Evan Vucci/AP Photo
President Joe Biden greets striking United Auto Workers on the picket line, September 26, 2023, in Van Buren Township, Michigan.
President Biden’s piece in the Prospect provides a fair, accurate, and impressive summary of all that he accomplished. A question that will perplex historians for some time to come is why Biden did not get more political credit, and why Vice President Harris was not able to turn the real achievements of the Biden-Harris presidency into a winning campaign.
A related question is how the policy success and political failure of the Biden presidency should inform the future positioning of the Democratic Party.
In early 2022, I published a book on the first two years of Biden’s presidency titled Going Big: FDR’s Legacy, Biden’s New Deal, and the Struggle to Save Democracy. In that book, I credited Biden with governing as far more of a progressive than most Americans expected.
I attributed that shift to the economic circumstances he inherited, which required big, Roosevelt-scale government actions; and to the influence of allies to his left, most notably Sen. Elizabeth Warren (D-MA), whose counsel informed both Biden’s policies and personnel. I urged Biden to position himself as a great one-term president, something that Biden had hinted at in 2020, but then changed his mind after a better-than-expected midterm result in November 2022.
Surprisingly, Biden became a convert not just to extensive emergency anti-recession spending (to a much greater degree than Obama in a worse recession) but also to a deeper repudiation of neoliberalism and an embrace of national economic planning for the sake of reviving domestic industry and good jobs.
So why didn’t Biden get more political credit?
First, the legislative phase of Biden’s presidency basically ended in January 2023 when he lost the House. And given the opposition of Sens. Manchin and Sinema, he never fully had the Senate in his first two years and delivered only part of his program. So even Biden’s truncated new New Deal only lasted for half his presidency.
Second, the 40-year damage of neoliberalism to the living standards and life horizons of working Americans was so profound that three years of modest improvement was far from FDR-style transformation. Many of Biden’s initiatives will take many years to bear fruit. Too many working-class voters still didn’t trust Democrats.
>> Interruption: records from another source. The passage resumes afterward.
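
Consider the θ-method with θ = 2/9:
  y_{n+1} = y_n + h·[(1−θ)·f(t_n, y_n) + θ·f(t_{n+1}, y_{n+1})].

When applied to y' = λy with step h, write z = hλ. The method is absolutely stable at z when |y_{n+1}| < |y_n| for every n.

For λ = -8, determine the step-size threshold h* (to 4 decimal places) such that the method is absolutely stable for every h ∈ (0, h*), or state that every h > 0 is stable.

(-3.6000,0); λ=-8 ⇒ h* = (18/5)/8 = 0.4500.

Test eqn y'=λy, z=hλ:
  y_{n+1} = y_n + z·[7/9·y_n + 2/9·y_{n+1}] ⇒ (1 − 2/9z)y_{n+1} = (1 + 7/9z)y_n
  Hence R(z) = (1 + 7/9z)/(1 − 2/9z).

Solve |R(x)|<1 on ℝ⁻.
x=-0.92: |R|=0.2362
R=−1: 1+7/9x = −1+2/9x ⇒ -5/9x=2 ⇒ x=2/(-5/9)=-3.6000
Confirm numerically:
  x=-3.343: |R|=0.91808 <1
  x=-2.828: |R|=0.73663 <1
  x=-2.169: |R|=0.46356 <1
  x=-1.503: |R|=0.12669 <1
  x=-4.151: |R|=1.15923 >1
  x=-3.858: |R|=1.07717 >1
So |R|<1 on (-3.6000, 0).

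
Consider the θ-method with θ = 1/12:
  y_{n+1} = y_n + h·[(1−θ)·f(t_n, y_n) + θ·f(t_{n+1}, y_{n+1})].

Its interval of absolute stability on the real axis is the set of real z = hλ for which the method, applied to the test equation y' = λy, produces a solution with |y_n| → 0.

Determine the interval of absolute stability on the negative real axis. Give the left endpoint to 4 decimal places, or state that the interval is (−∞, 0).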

As numerous commentators have pointed out, the complex dynamics of inflation got unfairly blamed on Biden. And the timing of the pop-up pandemic safety net meant that real benefits to Americans ran out on Biden’s watch, from expansions of Medicaid and unemployment insurance to the boosted Child Tax Credit, which Republicans and Manchin refused to renew.
Third, Biden was too old, especially when voters took a close look at him as a candidate for re-election, at age 82 and increasingly frail. We can’t rerun history, but if he had announced after the 2022 midterms that he would not be a candidate for re-election, Democrats might have found their way to a stronger candidate than Kamala Harris.
Fourth, Harris failed utterly at building on Biden’s successes. She tacked back and forth between embracing the economic populism of Biden’s programs and reassuring her corporate and billionaire donors. Her message was blurred because her convictions were blurred.
Finally, social, cultural, and foreign-policy issues became a distraction. Recent statistics showing immigration at record levels in the Biden years did damage. Demands on issues such as DEI and trans rights left the Democrats damned either way—losing core support if they trimmed but giving Republicans ammunition if they stayed the course. Biden’s unwavering support for Israeli Prime Minister Netanyahu may have reassured some Jewish voters, but it signaled presidential weakness and made him complicit in a terrible tragedy.
Whatever conclusions are drawn from Biden’s successes and Harris’s loss, the idea that Democrats should shift more to the center on economic issues is the most preposterous. Trump’s administration will be a team of oligarchs. There was never a more urgent time for Democrats to champion working people.
I began my book with the sentence “Joe Biden’s presidency will be either a historic pivot back to New Deal economics and forward to energized democracy, or a heartbreaking interregnum between two bouts of deepening American fascism.” It’s now up to all of us to make Trump the interregnum.